The group was founded last year by Ellen Goodman, a Pulitzer Prize-winning journalist, and Len Fishman, a former chief executive of Hebrew SeniorLife, with money and other help from the Institute for Healthcare Improvement to provide people with the tools they need to make end-of-life discussions common and easier. The Conversation Project shares offices with the institute and gets assistance from its health-care experts.
Sparking Dialogue
With a budget of about $1-million, the group provides free online tips on how to begin a conversation with family members, doctors and other health-care providers. It also posts stories on its Web site from people who have had end-of-life discussions with those close to them. The nonprofit also holds workshops with community foundations, hospitals, faith-based groups and others to help them encourage end-of-life discussions.
The group has received additional grants from the Cummings Foundation, the Cambia Health Foundation, and others, and is seeking more support.
Ms. Goodman helped start the foundation five years after her own mother died, a difficult time when she realized that she and her mother had always talked about everything in life except what happens at its end.
As a result, Ms.

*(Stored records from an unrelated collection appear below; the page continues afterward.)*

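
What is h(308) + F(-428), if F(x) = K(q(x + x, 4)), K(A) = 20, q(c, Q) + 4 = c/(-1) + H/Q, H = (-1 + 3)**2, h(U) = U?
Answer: 328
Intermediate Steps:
H = 4 (H = 2**2 = 4)
q(c, Q) = -4 - c + 4/Q (q(c, Q) = -4 + (c/(-1) + 4/Q) = -4 + (c*(-1) + 4/Q) = -4 + (-c + 4/Q) = -4 - c + 4/Q)
F(x) = 20
h(308) + F(-428) = 308 + 20 = 328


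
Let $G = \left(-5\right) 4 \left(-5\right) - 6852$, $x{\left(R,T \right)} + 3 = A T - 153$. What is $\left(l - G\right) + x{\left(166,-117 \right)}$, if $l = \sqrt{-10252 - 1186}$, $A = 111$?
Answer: $-6391 + i \sqrt{11438} \approx -6391.0 + 106.95 i$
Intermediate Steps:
$x{\left(R,T \right)} = -156 + 111 T$ ($x{\left(R,T \right)} = -3 + \left(111 T - 153\right) = -3 + \left(-153 + 111 T\right) = -156 + 111 T$)
$G = -6752$ ($G = \left(-20\right) \left(-5\right) - 6852 = 100 - 6852 = -6752$)
$l = i \sqrt{11438}$ ($l = \sqrt{-11438} = i \sqrt{11438} \approx 106.95 i$)
$\left(l - G\right) + x{\left(166,-117 \right)} = \left(i \sqrt{11438} - -6752\right) + \left(-156 + 111 \left(-117\right)\right) = \left(i \sqrt{11438} + 6752\right) - 13143 = \left(6752 + i \sqrt{11438}\right) - 13143 = -6391 + i \sqrt{11438}$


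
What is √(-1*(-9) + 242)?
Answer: √251 ≈ 15.843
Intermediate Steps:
√(-1*(-9) + 242) = √(9 + 242) = √251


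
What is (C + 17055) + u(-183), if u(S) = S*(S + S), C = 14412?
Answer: 98445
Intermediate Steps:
u(S) = 2*S² (u(S) = S*(2*S) = 2*S²)
(C + 17055) + u(-183) = (14412 + 17055) + 2*(-183)² = 31467 + 2*33489 = 31467 + 66978 = 98445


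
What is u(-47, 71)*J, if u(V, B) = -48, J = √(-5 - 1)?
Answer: -48*I*√6 ≈ -117.58*I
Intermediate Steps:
J = I*√6 (J = √(-6) = I*√6 ≈ 2.4495*I)
u(-47, 71)*J = -48*I*√6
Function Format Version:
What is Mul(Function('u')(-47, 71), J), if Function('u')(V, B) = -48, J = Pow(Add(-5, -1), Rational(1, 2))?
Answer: Mul(-48, I, Pow(6, Rational(1, 2))) ≈ Mul(-117.58, I)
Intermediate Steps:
J = Mul(I, Pow(6, Rational(1, 2))) (J = Pow(-6, Rational(1, 2)) = Mul(I, Pow(6, Rational(1, 2))) ≈ Mul(2.4495, I))
Mul(Function('u')(-47, 71), J) = Mul(-48, Mul(I, Pow(6, Rational(1, 2)))) = Mul(-48, I, Pow(6, Rational(1, 2)))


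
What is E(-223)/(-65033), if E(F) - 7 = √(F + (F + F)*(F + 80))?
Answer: -7/65033 - √63555/65033 ≈ -0.0039841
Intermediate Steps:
E(F) = 7 + √(F + 2*F*(80 + F)) (E(F) = 7 + √(F + (F + F)*(F + 80)) = 7 + √(F + (2*F)*(80 + F)) = 7 + √(F + 2*F*(80 + F)))
E(-223)/(-65033) = (7 + √(-223*(161 + 2*(-223))))/(-65033) = (7 + √(-223*(161 - 446)))*(-1/65033) = (7 + √(-223*(-285)))*(-1/65033) = (7 + √63555)*(-1/65033) = -7/65033 - √63555/65033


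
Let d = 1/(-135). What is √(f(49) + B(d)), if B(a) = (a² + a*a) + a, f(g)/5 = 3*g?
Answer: √13395242/135 ≈ 27.111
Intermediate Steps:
f(g) = 15*g (f(g) = 5*(3*g) = 15*g)
d = -1/135 ≈ -0.0074074
B(a) = a + 2*a² (B(a) = (a² + a²) + a = 2*a² + a = a + 2*a²)
√(f(49) + B(d)) = √(15*49 - (1 + 2*(-1/135))/135) = √(735 - (1 - 2/135)/135) = √(735 - 1/135*133/135) = √(735 - 133/18225) = √(13395242/18225) = √13395242/135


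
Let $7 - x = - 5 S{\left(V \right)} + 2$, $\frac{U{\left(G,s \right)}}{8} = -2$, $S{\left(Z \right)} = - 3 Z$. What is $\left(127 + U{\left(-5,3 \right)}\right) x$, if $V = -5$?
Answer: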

Goodman says, it was up to her to make the flood of decisions concerning her mother’s care, with little idea of what her mother actually wanted.
Ms. Warshaw’s background working in the health-care industry (including positions at New England Baptist Hospital and the New England Healthcare Institute) and as an elected official for the town of Wellesley, Mass., gives her the leadership experience and health-care expertise the project needed, Ms. Goodman says.
“We know Harriet’s the person who can keep the puppies in the basket, and keep us lined up and moving in the right direction,” says Ms. Goodman.
Ms. Warshaw is also a valuable addition, says Ms. Goodman, because of her experiences in the 1970s at what is today Brigham and Women’s Hospital, where she saw from the inside how a grass-roots approach can bring about major change. It was in those days that she saw women patients push for better conditions in maternity wards that would promote better health and family involvement in the process so women wouldn’t feel alone in the delivery room.
“It wasn’t because of anything we did in the hospital,” says Ms. Warshaw. “It was women saying they wanted a different birth experience. I saw how the hospital doctors had to get over their own anxiety, and how we had to listen. And we did.”
Ms. Goodman says the conversation about improving maternity ward conditions is similar to the one involving death. Despite the sensitivity of the subject, Americans want a better way to help their loved ones and honor their values, she says, whether that entails taking every measure of modern medicine to sustain life or making dying at home in comfort a priority.
Says Ms. Goodman: “If a previous generation changed how we are born in America, this generation can change the way we die, and have it be much more humane and much more in line with the way people will choose.”